I'm studying the C++ standard on the exact behaviour of the preprocessor (I need to implement some sort of C++ preprocessor). From what I understand, the example I made up (to aid my understanding) below should be valid:
#define dds(x) f(x,
#define f(a,b) a+b
dds(eoe)
su)
I expect the first function-like macro invocation dds(eoe)
to be replaced by f(eoe,
(note the comma within the replacement string) which then considered as f(eoe,su)
when the input is rescanned.
But a test with Visual C++ 2010 gave me this (I told the VC++ to output the preprocessed file):
eoe+et_leoe+et_l
su)
This is counterintuitive and is obviously incorrect.
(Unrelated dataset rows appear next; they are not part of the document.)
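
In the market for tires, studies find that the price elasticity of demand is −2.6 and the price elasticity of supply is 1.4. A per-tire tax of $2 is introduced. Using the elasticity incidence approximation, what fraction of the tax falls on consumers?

Incidence ratio: consumers' share ≈ εs / (εs + |εd|) = 1.4 / (1.4 + 2.6) = 0.35.
Supply is the less elastic side, so consumers bear the smaller share.

Consumers' share ≈ 0.35.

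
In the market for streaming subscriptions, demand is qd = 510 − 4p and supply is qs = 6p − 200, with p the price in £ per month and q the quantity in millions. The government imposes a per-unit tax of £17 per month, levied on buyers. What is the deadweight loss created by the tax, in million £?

Without the tax, 510 − 4p = 6p − 200 gives 10p = 710, so p* = £71 and q* = 226.
With the tax collected from buyers, demand (in seller-price terms) shifts: qd = 510 − 4(p + 17).
Solving gives q = 185.2 with buyers paying £81.2 and sellers receiving £64.2 (the £17 wedge).
Quantity falls by |ΔQ| = |226 − 185.2| = 40.8.
DWL = ½ · t · |ΔQ| = ½ · 17 · 40.8 = £346.8.

Deadweight loss = £346.8 million.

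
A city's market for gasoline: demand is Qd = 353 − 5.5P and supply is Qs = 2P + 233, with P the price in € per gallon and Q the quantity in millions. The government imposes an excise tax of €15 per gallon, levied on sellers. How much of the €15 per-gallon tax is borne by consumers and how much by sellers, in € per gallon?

Consumers bear €4 per gallon; sellers bear €11 per gallon.

Without the tax, 353 − 5.5P = 2P + 233 gives 7.5P = 120, so P* = €16 and Q* = 265.
With the tax collected from sellers, supply shifts: Qs = 2(P − 15) + 233.
New equilibrium: consumers pay €20, sellers receive €5, Q = 243. (Wedge: Pb − Ps = 15.)
Burden on consumers: €4; on sellers: €11. (They sum to €15.)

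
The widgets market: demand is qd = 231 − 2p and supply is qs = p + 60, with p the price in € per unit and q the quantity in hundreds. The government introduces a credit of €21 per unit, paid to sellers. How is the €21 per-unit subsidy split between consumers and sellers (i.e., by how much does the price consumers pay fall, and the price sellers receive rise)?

Consumers gain €7 per unit; sellers gain €14 per unit.

Without the subsidy, 231 − 2p = p + 60 gives 3p = 171, so p* = €57 and q* = 117.
With a per-unit subsidy paid to sellers, each receives p + 21 per unit sold, so supply becomes qs = (p + 21) + 60.
Solving gives q = 131 with consumers paying €50 and sellers receiving €71 (the €21 wedge).
Gain to consumers: €7; to sellers: €14. (They sum to €21.)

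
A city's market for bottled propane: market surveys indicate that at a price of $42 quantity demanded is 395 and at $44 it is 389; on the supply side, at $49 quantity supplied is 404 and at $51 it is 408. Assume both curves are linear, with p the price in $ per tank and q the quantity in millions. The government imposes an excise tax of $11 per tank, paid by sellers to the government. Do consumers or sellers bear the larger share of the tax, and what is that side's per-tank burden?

Demand slope: (389 − 395)/(44 − 42) = -3, so qd = 521 − 3p.
Supply slope: (408 − 404)/(51 − 49) = 2, so qs = 2p + 306.
Before the tax: set 521 − 3p = 2p + 306 → p* = $43, q* = 392.
With the tax collected from sellers, supply shifts: qs = 2(p − 11) + 306.
New equilibrium: consumers pay $47.4, sellers receive $36.4, q = 378.8. (Wedge: pb − ps = 11.)
Per-tank burden: consumers $4.4, sellers $6.6.
Sellers take the larger share because supply is less price-elastic here (demand slope 3 vs supply slope 2).
The less price-elastic side of the market bears the larger share of a per-unit tax.

Sellers bear the larger share: $6.6 per tank.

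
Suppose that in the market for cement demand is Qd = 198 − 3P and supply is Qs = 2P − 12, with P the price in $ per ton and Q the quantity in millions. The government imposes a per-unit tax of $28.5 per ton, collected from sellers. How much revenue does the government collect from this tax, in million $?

Without the tax, 198 − 3P = 2P − 12 gives 5P = 210, so P* = $42 and Q* = 72.
With the tax collected from sellers, supply shifts: Qs = 2(P − 28.5) − 12.
New equilibrium: consumers pay $53.4, sellers receive $24.9, Q = 37.8. (Wedge: Pb − Ps = 28.5.)
Revenue = t · Q = 28.5 · 37.8 = $1077.3.

Tax revenue = $1077.3 million.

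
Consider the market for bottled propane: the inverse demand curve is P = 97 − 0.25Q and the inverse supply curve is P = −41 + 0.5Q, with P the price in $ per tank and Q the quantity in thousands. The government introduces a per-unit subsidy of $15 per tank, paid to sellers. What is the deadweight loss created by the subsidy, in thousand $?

Deadweight loss = $150 thousand.

Inverting to Q(P) form: Qd = 388 − 4P; Qs = 2P + 82.
Before the subsidy: set 388 − 4P = 2P + 82 → P* = $51, Q* = 184.
With a per-unit subsidy paid to sellers, each receives P + 15 per unit sold, so supply becomes Qs = 2(P + 15) + 82.
New equilibrium: buyers pay $46, sellers receive $61, Q = 204. (Wedge: Pb − Ps = −15.)
Quantity rises by |ΔQ| = |184 − 204| = 20.
DWL = ½ · t · |ΔQ| = ½ · 15 · 20 = $150.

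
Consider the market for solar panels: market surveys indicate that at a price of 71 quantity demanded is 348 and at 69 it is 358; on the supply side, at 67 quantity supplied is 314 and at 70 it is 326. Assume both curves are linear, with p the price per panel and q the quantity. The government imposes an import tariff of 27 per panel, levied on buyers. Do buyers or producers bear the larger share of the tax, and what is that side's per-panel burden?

Demand slope: (358 − 348)/(69 − 71) = -5, so qd = 703 − 5p.
Supply slope: (326 − 314)/(70 − 67) = 4, so qs = 4p + 46.
Without the tax, 703 − 5p = 4p + 46 gives 9p = 657, so p* = 73 and q* = 338.
With the tax collected from buyers, demand (in seller-price terms) shifts: qd = 703 − 5(p + 27).
New equilibrium: buyers pay 85, producers receive 58, q = 278. (Wedge: pb − ps = 27.)
Per-panel burden: buyers 12, producers 15.
Producers take the larger share because supply is less price-elastic here (demand slope 5 vs supply slope 4).

Producers bear the larger share: 15 per panel.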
Is it a bug with Visual C++ 2010 or my misunderstanding of the C++ standard? In particular, is it incorrect to put a comma at the end of the replacement string like I did? My understanding of the C++ standard grammar is that any preprocessing-token
's are allowed there.
I don't have GCC or other versions of Visual C++. How can I verify with these compilers?
To the best of my understanding there is nothing in the [cpp.subst/rescan]
portions of the standard that makes what you do illegal, and clang and gcc are right in expanding it as eoe+su
, and the MSC (Visual C++) behaviour has to be reported as a bug.
I failed to make it work but I managed to find an ugly MSC workaround for you, using variadics - you may find it helpful, or you may not, but in any event it is:
#define f(a,b) (a+b
#define dds(...) f(__VA_ARGS__)
It is expanded as:
(eoe+
su)
Of course, this won't work with gcc and clang.